Paper Link - https://www.computer.org/csdl/journal/ts/5555/01/10242168/1QdYTNsq4Xm
This repository contains the source code for the paper - "Improving Cross-Language Code CloneDetection via Code Representation Learning and Graph Neural Networks"
Current organisation contains files pertaining to models (rubhusModel.py, baselineModel.py
), trainers (trainerBaseline.py , trainerRubhus.py
) and some helper function file.
Repository
├── helper functions
├── models
└── trainers
After setting up the repository, it would contain dataset files as well.
git clone https://github.com/Akash-Sharma-1/Rubhus-Cross-Langauge-Clone-Detector.git
pip install -r requirements.txt
Note - Pytorch and Pytorch-Geometric (+ associated dependencies) versions must be installed in accordance the compatablity of Cuda version and operating system
The datasets which were used for experiments couldn't be uploaded to the repository due to file size limits. These files are to be downloaded and can be used independently for testing/running the models.

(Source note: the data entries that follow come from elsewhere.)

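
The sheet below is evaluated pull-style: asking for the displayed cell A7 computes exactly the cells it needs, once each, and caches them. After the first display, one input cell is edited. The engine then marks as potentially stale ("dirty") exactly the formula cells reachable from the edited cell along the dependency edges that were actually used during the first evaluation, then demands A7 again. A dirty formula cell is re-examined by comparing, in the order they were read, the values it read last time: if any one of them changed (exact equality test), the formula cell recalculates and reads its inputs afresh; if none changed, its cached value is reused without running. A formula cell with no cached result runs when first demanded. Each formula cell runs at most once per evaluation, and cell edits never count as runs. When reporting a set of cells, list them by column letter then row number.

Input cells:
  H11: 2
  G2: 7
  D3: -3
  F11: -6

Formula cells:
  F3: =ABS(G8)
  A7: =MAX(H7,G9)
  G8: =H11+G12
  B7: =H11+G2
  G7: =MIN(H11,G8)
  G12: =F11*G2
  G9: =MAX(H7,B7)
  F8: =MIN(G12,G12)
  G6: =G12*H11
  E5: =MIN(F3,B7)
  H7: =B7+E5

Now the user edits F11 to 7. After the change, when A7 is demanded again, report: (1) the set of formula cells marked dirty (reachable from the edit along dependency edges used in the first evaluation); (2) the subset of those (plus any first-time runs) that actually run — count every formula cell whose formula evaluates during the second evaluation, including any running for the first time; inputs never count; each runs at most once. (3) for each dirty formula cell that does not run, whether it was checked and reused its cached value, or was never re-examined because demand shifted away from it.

The edit dirties: A7, E5, F3, G8, G9, G12, H7.
4 formula cells run: E5, F3, G8, G12.
Cache hits after checking: A7, G9, H7.
Note the absorption at E5: it re-runs yet its value is the same, leaving the output's value untouched.

First demand of the output computes:
  B7 = 2 + 7 = 9
  G12 = -6 * 7 = -42
  G8 = 2 + -42 = -40
  F3 = ABS(-40) = 40
  E5 = MIN(40, 9) = 9
  H7 = 9 + 9 = 18
  G9 = MAX(18, 9) = 18
  A7 = MAX(18, 18) = 18

After the edit, cleaning proceeds:
  G12: a read changed (F11 -6->7) — executes, giving 49.
  G8: a read changed (G12 -42->49) — executes, giving 51.
  F3: a read changed (G8 -40->51) — executes, giving 51.
  E5: a read changed (F3 40->51) — executes, giving 9 — identical to its old value.
  H7: dirty, but its reads are unchanged (B7 unchanged, E5 unchanged); cached 18 stands.
  G9: dirty, but its reads are unchanged (H7 unchanged, B7 unchanged); cached 18 stands.
  A7: dirty, but its reads are unchanged (H7 unchanged, G9 unchanged); cached 18 stands.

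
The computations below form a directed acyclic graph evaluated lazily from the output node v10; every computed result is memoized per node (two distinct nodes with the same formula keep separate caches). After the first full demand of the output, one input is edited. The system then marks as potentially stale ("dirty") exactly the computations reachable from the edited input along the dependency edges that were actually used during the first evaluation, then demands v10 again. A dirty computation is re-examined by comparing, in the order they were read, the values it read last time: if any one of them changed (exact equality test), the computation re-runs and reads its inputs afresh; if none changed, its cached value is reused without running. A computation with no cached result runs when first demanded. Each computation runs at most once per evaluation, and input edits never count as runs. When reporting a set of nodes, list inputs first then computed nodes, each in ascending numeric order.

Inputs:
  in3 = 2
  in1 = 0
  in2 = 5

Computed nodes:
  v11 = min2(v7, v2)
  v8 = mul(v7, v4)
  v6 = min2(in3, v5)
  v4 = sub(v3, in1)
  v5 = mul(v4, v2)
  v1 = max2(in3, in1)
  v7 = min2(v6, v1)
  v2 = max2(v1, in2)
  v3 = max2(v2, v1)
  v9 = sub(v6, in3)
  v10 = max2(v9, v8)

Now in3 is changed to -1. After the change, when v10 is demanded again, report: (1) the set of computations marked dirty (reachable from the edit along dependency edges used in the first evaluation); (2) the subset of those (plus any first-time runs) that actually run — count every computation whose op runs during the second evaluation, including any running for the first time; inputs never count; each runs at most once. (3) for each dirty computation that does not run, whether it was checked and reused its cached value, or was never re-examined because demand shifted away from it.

The edit dirties: v1, v2, v3, v4, v5, v6, v7, v8, v9, v10.
8 computations run: v1, v2, v3, v6, v7, v8, v9, v10.
Cache hits after checking: v4, v5.
Note where the cutoff bites: v4 is checked, finds nothing changed, and keeps its cache.

First demand of the output computes:
  v1 = max2(2, 0) = 2
  v2 = max2(2, 5) = 5
  v3 = max2(5, 2) = 5
  v4 = sub(5, 0) = 5
  v5 = mul(5, 5) = 25
  v6 = min2(2, 25) = 2
  v7 = min2(2, 2) = 2
  v8 = mul(2, 5) = 10
  v9 = sub(2, 2) = 0
  v10 = max2(0, 10) = 10

After the edit, cleaning proceeds:
  v1: a read changed (in3 2->-1) — executes, giving 0.
  v2: a read changed (v1 2->0) — executes, giving 5 — identical to its old value.
  v3: a read changed (v1 2->0) — executes, giving 5 — identical to its old value.
  v4: dirty, but its reads are unchanged (v3 unchanged, in1 unchanged); cached 5 stands.
  v5: dirty, but its reads are unchanged (v4 unchanged, v2 unchanged); cached 25 stands.
  v6: a read changed (in3 2->-1) — executes, giving -1.
  v7: a read changed (v6 2->-1; v1 2->0) — executes, giving -1.
  v8: a read changed (v7 2->-1) — executes, giving -5.
  v9: a read changed (v6 2->-1; in3 2->-1) — executes, giving 0 — identical to its old value.
  v10: a read changed (v8 10->-5) — executes, giving 0.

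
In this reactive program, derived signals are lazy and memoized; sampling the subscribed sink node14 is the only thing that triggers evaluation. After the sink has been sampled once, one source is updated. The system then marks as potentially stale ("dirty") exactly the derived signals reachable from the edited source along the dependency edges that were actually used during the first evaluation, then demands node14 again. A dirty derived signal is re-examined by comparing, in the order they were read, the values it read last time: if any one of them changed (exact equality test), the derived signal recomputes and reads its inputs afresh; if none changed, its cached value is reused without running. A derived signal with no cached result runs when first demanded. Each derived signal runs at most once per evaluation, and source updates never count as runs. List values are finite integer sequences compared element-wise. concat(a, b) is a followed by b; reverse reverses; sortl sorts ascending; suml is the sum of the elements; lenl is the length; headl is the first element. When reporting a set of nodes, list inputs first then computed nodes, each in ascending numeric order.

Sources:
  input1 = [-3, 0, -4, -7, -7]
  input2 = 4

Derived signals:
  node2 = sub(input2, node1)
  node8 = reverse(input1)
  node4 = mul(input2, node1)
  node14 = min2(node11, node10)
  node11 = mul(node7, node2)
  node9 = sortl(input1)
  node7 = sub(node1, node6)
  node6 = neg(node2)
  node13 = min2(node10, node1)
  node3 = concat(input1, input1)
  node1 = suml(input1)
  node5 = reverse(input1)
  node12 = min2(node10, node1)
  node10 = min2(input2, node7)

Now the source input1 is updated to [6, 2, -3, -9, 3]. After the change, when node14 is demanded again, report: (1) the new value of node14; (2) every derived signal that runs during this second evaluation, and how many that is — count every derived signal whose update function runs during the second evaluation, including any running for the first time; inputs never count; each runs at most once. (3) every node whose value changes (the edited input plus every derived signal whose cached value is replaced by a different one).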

- Unzip the downloaded files and extract the datasets files.
- Place these extracted files in the root directory of this repository
- Dataset paths - After extraction of the dataset, clone pair files and non-clone pair text files must be stored in the root directory in a folder named 'CloneDetectionSrc'.
- Processed Data folder - A folder named 'cloneDetectionData' must be created in the root directory where all the processed data files will be stored for training the model
- Trained Models folder - A folder named 'cloneDetectionModels' must be created in the root directory where all the formed model files will be stored.
- Hyperparameters are defined inside the trainer files and can modified as per convenience.
The hyperparameter variables explanation table is as follows :
Var Name | Hyperparameter | Default Value |
---|---|---|
dim | Embedding size (dimension) for the model | 64 |
epochs | #Epochs for the training | 25 |
batch_size | Size of the data batch | 32 |
lamda | Regulariser | 0.001 |
use_unsup_loss | Usage of unsupervised loss in model training | True |
lr | Learning Rate (initial) | 0.001 |
optimizer | Optimizer of loss | Adam |
scheduler | Learning Rate Scheduler | ReduceLROnPlateau |
python3 trainerRubhus.py
python3 trainerBaseline.py
- In our experiments we have trained Rubhus and Baseline Models for Java Python Dataset and for C-Java Dataset separately.
- The hyperparameters used in the original experiments as well as in this source code are reported in the paper.
- We have used GTx 2080Ti GPU to run our experiments. The time analysis of the tool also has been reported in the paper.
If you are using this for academic work, we would be thankful if you could cite the following paper.
BIBTEX
@{,
author = {Nikita Mehrotra*, Akash Sharma*, Rahul Purandare},
title = {Improving Cross-Language Code CloneDetection via Code Representation Learning and Graph Neural Networks},
....
}